Now even though Windschuttle had followed the rules, the goal posts were of course moved and ad hominem  (as properly understood), was the go to strategy for disqualification. You can even look at the responses they’ve chosen to list on Wikipedia and see how many of them merely label him right-wing in the pejorative sense – which is not an argument. Stop for a moment and consider that the Wikipedia hive mind is actually impressed enough with these responses to include them as though it is legitimate criticism. The only really legitimate criticism I remember reading at the time involved a couple of errors in footnoting which just pointed to the wrong page of a couple of works and changed nothing about his overall thesis. These were acknowledged and corrected but were still taken an opportunity to disqualify the rest of the work. The criticism was actually so bad that it provoked a book length response to the book length response and this was just the original volume.
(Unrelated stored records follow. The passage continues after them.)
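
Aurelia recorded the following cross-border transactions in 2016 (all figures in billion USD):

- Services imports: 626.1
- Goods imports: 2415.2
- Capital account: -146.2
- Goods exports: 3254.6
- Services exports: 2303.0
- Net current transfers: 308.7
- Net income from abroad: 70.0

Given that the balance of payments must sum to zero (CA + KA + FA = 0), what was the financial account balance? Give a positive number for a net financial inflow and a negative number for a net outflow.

-2748.8

Goods balance = 3254.6 - 2415.2 = 839.4
Services balance = 2303.0 - 626.1 = 1676.9
Trade balance (goods + services) = 839.4 + 1676.9 = 2516.3
Net primary income = 70.0
Net secondary income = 308.7
Current account = 2516.3 + 70.0 + 308.7 = 2895.0
Financial account = -(2895.0 + (-146.2)) = -2748.8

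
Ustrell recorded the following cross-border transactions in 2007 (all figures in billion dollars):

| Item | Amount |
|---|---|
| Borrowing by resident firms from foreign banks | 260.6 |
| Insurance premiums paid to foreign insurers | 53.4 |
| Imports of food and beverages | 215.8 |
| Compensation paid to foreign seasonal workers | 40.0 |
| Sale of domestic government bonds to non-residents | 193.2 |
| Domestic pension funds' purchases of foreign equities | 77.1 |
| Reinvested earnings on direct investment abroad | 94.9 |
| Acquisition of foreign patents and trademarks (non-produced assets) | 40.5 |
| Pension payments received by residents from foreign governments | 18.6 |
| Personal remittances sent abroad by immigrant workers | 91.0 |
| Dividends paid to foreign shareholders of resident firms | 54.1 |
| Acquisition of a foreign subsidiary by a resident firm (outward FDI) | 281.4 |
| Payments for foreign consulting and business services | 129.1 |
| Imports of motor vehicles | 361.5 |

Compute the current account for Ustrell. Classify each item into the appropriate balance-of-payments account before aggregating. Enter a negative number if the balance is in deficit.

Goods: -215.8 - 361.5 = -577.3
Services: -129.1 - 53.4 = -182.5
Primary income: -40.0 + 94.9 - 54.1 = 0.8
Secondary income: 18.6 - 91.0 = -72.4
Current account = (-577.3) + (-182.5) + 0.8 + (-72.4) = -831.4
(Excluded from the current account — financial account: borrowing by resident firms from foreign banks 260.6, sale of domestic government bonds to non-residents 193.2, domestic pension funds' purchases of foreign equities 77.1, acquisition of a foreign subsidiary by a resident firm (outward FDI) 281.4; capital account: acquisition of foreign patents and trademarks (non-produced assets) 40.5.)

-831.4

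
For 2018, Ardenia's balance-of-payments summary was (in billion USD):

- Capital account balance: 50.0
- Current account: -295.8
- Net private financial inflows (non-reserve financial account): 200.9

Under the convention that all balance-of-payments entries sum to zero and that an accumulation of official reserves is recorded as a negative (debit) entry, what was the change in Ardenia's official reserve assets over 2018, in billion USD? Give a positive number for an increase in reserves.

-44.9

Official reserve transactions balance = -((-295.8) + 50.0 + 200.9) = 44.9
An accumulation of reserves is recorded as a debit (negative entry), so the change in the stock of reserves is the negative of that balance.
Change in official reserves = -(44.9) = -44.9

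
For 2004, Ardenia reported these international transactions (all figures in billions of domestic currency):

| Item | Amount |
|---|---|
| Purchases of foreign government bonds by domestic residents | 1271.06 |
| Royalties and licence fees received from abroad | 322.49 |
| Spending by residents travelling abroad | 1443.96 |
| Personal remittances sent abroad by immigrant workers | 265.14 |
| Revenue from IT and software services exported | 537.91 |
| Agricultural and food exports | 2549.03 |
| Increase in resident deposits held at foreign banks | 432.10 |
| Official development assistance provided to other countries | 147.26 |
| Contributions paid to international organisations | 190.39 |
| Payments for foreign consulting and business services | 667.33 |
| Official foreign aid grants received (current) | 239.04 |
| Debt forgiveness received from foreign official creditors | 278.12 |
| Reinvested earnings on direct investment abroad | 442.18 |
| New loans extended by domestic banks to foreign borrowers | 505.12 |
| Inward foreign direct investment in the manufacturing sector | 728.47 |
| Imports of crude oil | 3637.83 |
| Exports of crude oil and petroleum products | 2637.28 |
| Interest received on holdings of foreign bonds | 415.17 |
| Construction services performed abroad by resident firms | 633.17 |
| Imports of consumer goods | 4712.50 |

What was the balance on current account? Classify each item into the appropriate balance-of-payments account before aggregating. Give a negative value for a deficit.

Goods: 2637.28 + 2549.03 - 4712.50 - 3637.83 = -3164.02
Services: -1443.96 + 633.17 + 322.49 + 537.91 - 667.33 = -617.72
Primary income: 415.17 + 442.18 = 857.35
Secondary income: -147.26 + 239.04 - 190.39 - 265.14 = -363.75
Current account = (-3164.02) + (-617.72) + 857.35 + (-363.75) = -3288.14
(Excluded from the current account — financial account: purchases of foreign government bonds by domestic residents 1271.06, increase in resident deposits held at foreign banks 432.10, new loans extended by domestic banks to foreign borrowers 505.12, inward foreign direct investment in the manufacturing sector 728.47; capital account: debt forgiveness received from foreign official creditors 278.12.)

-3288.14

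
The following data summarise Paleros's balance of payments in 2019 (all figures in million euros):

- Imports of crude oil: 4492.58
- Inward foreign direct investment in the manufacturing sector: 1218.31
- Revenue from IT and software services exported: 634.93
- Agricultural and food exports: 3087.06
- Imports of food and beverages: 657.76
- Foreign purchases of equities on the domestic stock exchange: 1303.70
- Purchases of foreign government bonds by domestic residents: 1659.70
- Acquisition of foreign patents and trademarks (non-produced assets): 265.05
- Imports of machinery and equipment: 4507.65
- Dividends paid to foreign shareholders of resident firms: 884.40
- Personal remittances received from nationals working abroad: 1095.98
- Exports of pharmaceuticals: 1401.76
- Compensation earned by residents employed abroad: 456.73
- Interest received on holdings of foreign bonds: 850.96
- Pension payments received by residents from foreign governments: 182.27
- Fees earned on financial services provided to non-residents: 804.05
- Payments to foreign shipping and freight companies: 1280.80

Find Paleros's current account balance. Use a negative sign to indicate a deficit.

Goods: 1401.76 - 4507.65 - 657.76 - 4492.58 + 3087.06 = -5169.17
Services: 804.05 + 634.93 - 1280.80 = 158.18
Primary income: 456.73 + 850.96 - 884.40 = 423.29
Secondary income: 182.27 + 1095.98 = 1278.25
Current account = (-5169.17) + 158.18 + 423.29 + 1278.25 = -3309.45
(Excluded from the current account — financial account: inward foreign direct investment in the manufacturing sector 1218.31, foreign purchases of equities on the domestic stock exchange 1303.70, purchases of foreign government bonds by domestic residents 1659.70; capital account: acquisition of foreign patents and trademarks (non-produced assets) 265.05.)

-3309.45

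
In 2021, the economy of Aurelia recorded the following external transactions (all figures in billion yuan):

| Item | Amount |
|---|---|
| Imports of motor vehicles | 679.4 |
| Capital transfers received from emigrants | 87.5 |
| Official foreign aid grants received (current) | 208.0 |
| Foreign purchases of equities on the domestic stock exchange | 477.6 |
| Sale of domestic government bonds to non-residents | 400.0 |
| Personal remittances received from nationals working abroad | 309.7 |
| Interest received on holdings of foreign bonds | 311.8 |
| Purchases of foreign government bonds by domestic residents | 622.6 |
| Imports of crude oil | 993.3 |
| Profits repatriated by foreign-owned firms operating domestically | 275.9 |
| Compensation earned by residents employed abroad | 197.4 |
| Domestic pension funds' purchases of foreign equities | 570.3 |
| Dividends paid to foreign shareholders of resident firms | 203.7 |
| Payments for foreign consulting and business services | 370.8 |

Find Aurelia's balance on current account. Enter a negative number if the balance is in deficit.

-1496.2

Goods: -679.4 - 993.3 = -1672.7
Services: -370.8
Primary income: 311.8 + 197.4 - 275.9 - 203.7 = 29.6
Secondary income: 208.0 + 309.7 = 517.7
Current account = (-1672.7) + (-370.8) + 29.6 + 517.7 = -1496.2
(Excluded from the current account — capital account: capital transfers received from emigrants 87.5; financial account: foreign purchases of equities on the domestic stock exchange 477.6, sale of domestic government bonds to non-residents 400.0, purchases of foreign government bonds by domestic residents 622.6, domestic pension funds' purchases of foreign equities 570.3.)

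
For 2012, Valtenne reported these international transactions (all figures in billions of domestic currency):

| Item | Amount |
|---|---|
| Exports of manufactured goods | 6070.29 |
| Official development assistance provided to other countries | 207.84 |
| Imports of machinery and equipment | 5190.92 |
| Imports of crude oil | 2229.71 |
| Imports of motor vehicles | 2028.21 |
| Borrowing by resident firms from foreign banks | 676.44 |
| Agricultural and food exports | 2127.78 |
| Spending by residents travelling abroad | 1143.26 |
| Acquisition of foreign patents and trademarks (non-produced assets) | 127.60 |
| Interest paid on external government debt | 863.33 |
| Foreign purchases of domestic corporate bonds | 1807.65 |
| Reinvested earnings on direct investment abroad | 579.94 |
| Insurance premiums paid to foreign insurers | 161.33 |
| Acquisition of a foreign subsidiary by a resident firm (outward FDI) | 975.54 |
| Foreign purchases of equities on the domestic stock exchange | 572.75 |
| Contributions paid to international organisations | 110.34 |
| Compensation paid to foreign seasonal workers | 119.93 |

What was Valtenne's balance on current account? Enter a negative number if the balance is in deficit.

Goods: -5190.92 + 6070.29 + 2127.78 - 2229.71 - 2028.21 = -1250.77
Services: -1143.26 - 161.33 = -1304.59
Primary income: -119.93 - 863.33 + 579.94 = -403.32
Secondary income: -207.84 - 110.34 = -318.18
Current account = (-1250.77) + (-1304.59) + (-403.32) + (-318.18) = -3276.86
(Excluded from the current account — financial account: borrowing by resident firms from foreign banks 676.44, foreign purchases of domestic corporate bonds 1807.65, acquisition of a foreign subsidiary by a resident firm (outward FDI) 975.54, foreign purchases of equities on the domestic stock exchange 572.75; capital account: acquisition of foreign patents and trademarks (non-produced assets) 127.60.)

-3276.86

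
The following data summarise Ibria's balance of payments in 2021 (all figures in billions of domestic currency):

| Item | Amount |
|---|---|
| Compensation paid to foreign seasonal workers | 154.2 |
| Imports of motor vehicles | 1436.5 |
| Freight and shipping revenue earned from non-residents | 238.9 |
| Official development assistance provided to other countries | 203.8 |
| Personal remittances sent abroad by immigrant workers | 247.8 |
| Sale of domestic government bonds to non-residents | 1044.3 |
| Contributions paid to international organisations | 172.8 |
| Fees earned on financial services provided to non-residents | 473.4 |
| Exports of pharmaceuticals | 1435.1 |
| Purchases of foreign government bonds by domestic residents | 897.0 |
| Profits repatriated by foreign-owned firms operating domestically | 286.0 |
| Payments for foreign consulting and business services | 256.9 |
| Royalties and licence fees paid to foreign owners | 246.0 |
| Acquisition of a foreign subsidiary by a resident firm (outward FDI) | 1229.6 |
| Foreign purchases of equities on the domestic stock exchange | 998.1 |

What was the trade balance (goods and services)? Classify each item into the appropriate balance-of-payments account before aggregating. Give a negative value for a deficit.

Goods: 1435.1 - 1436.5 = -1.4
Services: 473.4 - 246.0 + 238.9 - 256.9 = 209.4
Trade balance = -1.4 + 209.4 = 208.0
(Excluded from the trade balance — primary income: compensation paid to foreign seasonal workers 154.2, profits repatriated by foreign-owned firms operating domestically 286.0; secondary income: official development assistance provided to other countries 203.8, personal remittances sent abroad by immigrant workers 247.8, contributions paid to international organisations 172.8; financial account: sale of domestic government bonds to non-residents 1044.3, purchases of foreign government bonds by domestic residents 897.0, acquisition of a foreign subsidiary by a resident firm (outward FDI) 1229.6, foreign purchases of equities on the domestic stock exchange 998.1.)

208.0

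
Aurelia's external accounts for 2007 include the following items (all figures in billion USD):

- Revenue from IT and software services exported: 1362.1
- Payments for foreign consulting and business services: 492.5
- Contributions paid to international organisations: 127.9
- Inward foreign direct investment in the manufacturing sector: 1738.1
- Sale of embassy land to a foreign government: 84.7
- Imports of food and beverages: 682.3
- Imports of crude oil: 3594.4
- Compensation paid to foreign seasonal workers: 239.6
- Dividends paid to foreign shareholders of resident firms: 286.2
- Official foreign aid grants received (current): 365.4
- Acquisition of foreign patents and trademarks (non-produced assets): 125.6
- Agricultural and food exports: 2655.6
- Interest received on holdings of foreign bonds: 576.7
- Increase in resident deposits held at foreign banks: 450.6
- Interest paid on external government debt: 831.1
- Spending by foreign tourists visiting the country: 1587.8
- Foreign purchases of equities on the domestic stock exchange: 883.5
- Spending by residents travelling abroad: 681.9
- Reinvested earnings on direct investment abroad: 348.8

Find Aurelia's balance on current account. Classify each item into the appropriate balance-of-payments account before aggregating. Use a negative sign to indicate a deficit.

Goods: -3594.4 - 682.3 + 2655.6 = -1621.1
Services: 1362.1 - 492.5 + 1587.8 - 681.9 = 1775.5
Primary income: 576.7 + 348.8 - 239.6 - 831.1 - 286.2 = -431.4
Secondary income: -127.9 + 365.4 = 237.5
Current account = (-1621.1) + 1775.5 + (-431.4) + 237.5 = -39.5
(Excluded from the current account — financial account: inward foreign direct investment in the manufacturing sector 1738.1, increase in resident deposits held at foreign banks 450.6, foreign purchases of equities on the domestic stock exchange 883.5; capital account: sale of embassy land to a foreign government 84.7, acquisition of foreign patents and trademarks (non-produced assets) 125.6.)

-39.5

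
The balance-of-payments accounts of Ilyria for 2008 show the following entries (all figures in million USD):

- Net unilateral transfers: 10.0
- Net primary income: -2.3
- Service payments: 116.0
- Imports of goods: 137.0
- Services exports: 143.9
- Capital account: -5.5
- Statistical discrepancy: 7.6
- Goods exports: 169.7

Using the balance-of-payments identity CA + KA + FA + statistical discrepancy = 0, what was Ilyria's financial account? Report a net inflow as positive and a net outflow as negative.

Goods balance = 169.7 - 137.0 = 32.7
Services balance = 143.9 - 116.0 = 27.9
Trade balance (goods + services) = 32.7 + 27.9 = 60.6
Net primary income = -2.3
Net secondary income = 10.0
Current account = 60.6 + (-2.3) + 10.0 = 68.3
Financial account = -(68.3 + (-5.5) + 7.6) = -70.4

-70.4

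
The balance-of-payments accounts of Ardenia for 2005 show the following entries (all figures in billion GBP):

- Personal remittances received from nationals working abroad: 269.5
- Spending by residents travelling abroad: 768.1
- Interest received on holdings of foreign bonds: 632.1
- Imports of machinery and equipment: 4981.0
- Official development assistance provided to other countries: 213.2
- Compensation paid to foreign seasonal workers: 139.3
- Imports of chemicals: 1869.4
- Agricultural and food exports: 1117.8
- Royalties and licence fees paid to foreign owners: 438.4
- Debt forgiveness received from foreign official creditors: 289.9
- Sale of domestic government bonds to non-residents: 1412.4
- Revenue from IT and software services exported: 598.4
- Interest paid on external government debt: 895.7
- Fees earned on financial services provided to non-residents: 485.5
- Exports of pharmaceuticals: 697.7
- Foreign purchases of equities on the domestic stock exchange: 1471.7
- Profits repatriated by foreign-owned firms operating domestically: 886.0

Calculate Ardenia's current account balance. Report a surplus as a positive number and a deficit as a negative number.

-6390.1

Goods: 1117.8 + 697.7 - 4981.0 - 1869.4 = -5034.9
Services: -438.4 + 598.4 - 768.1 + 485.5 = -122.6
Primary income: -139.3 - 886.0 + 632.1 - 895.7 = -1288.9
Secondary income: -213.2 + 269.5 = 56.3
Current account = (-5034.9) + (-122.6) + (-1288.9) + 56.3 = -6390.1
(Excluded from the current account — capital account: debt forgiveness received from foreign official creditors 289.9; financial account: sale of domestic government bonds to non-residents 1412.4, foreign purchases of equities on the domestic stock exchange 1471.7.)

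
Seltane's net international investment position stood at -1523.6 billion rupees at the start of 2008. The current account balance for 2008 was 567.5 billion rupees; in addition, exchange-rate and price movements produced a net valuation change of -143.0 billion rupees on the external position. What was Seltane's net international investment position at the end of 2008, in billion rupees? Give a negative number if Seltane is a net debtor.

-1099.1

Change in NIIP = current account + net valuation change = 567.5 + (-143.0) = 424.5
End-of-year NIIP = -1523.6 + 424.5 = -1099.1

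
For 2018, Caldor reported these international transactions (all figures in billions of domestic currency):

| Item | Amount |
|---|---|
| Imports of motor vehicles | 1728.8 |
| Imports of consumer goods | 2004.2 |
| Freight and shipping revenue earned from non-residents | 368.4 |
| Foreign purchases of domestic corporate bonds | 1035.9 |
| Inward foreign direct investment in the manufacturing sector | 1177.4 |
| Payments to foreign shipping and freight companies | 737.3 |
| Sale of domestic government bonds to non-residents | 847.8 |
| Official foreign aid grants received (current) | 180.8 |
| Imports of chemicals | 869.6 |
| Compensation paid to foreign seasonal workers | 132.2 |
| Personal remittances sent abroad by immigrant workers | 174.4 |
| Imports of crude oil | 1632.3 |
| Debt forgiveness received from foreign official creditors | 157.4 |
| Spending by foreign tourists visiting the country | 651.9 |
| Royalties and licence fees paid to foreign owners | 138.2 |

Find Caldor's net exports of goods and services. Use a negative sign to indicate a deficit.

Goods: -1632.3 - 1728.8 - 2004.2 - 869.6 = -6234.9
Services: 651.9 + 368.4 - 138.2 - 737.3 = 144.8
Trade balance = -6234.9 + 144.8 = -6090.1
(Excluded from the trade balance — financial account: foreign purchases of domestic corporate bonds 1035.9, inward foreign direct investment in the manufacturing sector 1177.4, sale of domestic government bonds to non-residents 847.8; secondary income: official foreign aid grants received (current) 180.8, personal remittances sent abroad by immigrant workers 174.4; primary income: compensation paid to foreign seasonal workers 132.2; capital account: debt forgiveness received from foreign official creditors 157.4.)

-6090.1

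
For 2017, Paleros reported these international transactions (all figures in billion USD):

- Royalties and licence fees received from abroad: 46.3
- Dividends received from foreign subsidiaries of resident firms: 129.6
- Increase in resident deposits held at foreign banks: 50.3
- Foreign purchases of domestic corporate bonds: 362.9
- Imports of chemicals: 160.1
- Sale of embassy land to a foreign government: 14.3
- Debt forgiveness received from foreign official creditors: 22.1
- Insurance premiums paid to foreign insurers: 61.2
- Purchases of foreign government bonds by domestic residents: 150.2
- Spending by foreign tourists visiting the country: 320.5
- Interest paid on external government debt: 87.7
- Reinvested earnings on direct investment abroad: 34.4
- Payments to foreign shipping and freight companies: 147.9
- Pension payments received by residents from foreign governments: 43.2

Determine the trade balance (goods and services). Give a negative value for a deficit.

-2.4

Goods: -160.1
Services: 46.3 - 61.2 - 147.9 + 320.5 = 157.7
Trade balance = -160.1 + 157.7 = -2.4
(Excluded from the trade balance — primary income: dividends received from foreign subsidiaries of resident firms 129.6, interest paid on external government debt 87.7, reinvested earnings on direct investment abroad 34.4; financial account: increase in resident deposits held at foreign banks 50.3, foreign purchases of domestic corporate bonds 362.9, purchases of foreign government bonds by domestic residents 150.2; capital account: sale of embassy land to a foreign government 14.3, debt forgiveness received from foreign official creditors 22.1; secondary income: pension payments received by residents from foreign governments 43.2.)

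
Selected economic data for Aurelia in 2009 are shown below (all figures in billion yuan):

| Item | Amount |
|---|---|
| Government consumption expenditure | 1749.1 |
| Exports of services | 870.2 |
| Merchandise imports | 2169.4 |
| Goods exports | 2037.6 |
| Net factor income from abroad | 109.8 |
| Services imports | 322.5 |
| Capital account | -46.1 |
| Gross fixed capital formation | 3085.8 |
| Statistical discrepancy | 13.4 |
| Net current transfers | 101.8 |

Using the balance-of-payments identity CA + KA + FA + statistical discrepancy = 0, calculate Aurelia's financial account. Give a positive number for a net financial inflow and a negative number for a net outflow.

Goods balance = 2037.6 - 2169.4 = -131.8
Services balance = 870.2 - 322.5 = 547.7
Trade balance (goods + services) = -131.8 + 547.7 = 415.9
Net primary income = 109.8
Net secondary income = 101.8
Current account = 415.9 + 109.8 + 101.8 = 627.5
Financial account = -(627.5 + (-46.1) + 13.4) = -594.8

-594.8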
So someone who followed all the rules and did all the research and read all the books still had the goal posts moved a further fifty feet after all that effort and not much changed. And notice again that I’m back on academic work involving academics. Perhaps now you can see why I think it is a little unfair that some people are required to subject themselves to peer review, for merely uttering an unfashionable opinion by people who apply no such standards to themselves.

If you do happen to find yourself in a conversation and are tempted to hold an unread book up in front of someone making an argument. I hope that after reading this, it will be simply to make a recommendation and not in order to disqualify what they are saying by imposing unfair standards of them. And lets not forget the most important aspect. When you do this you are making no actual argument yourself.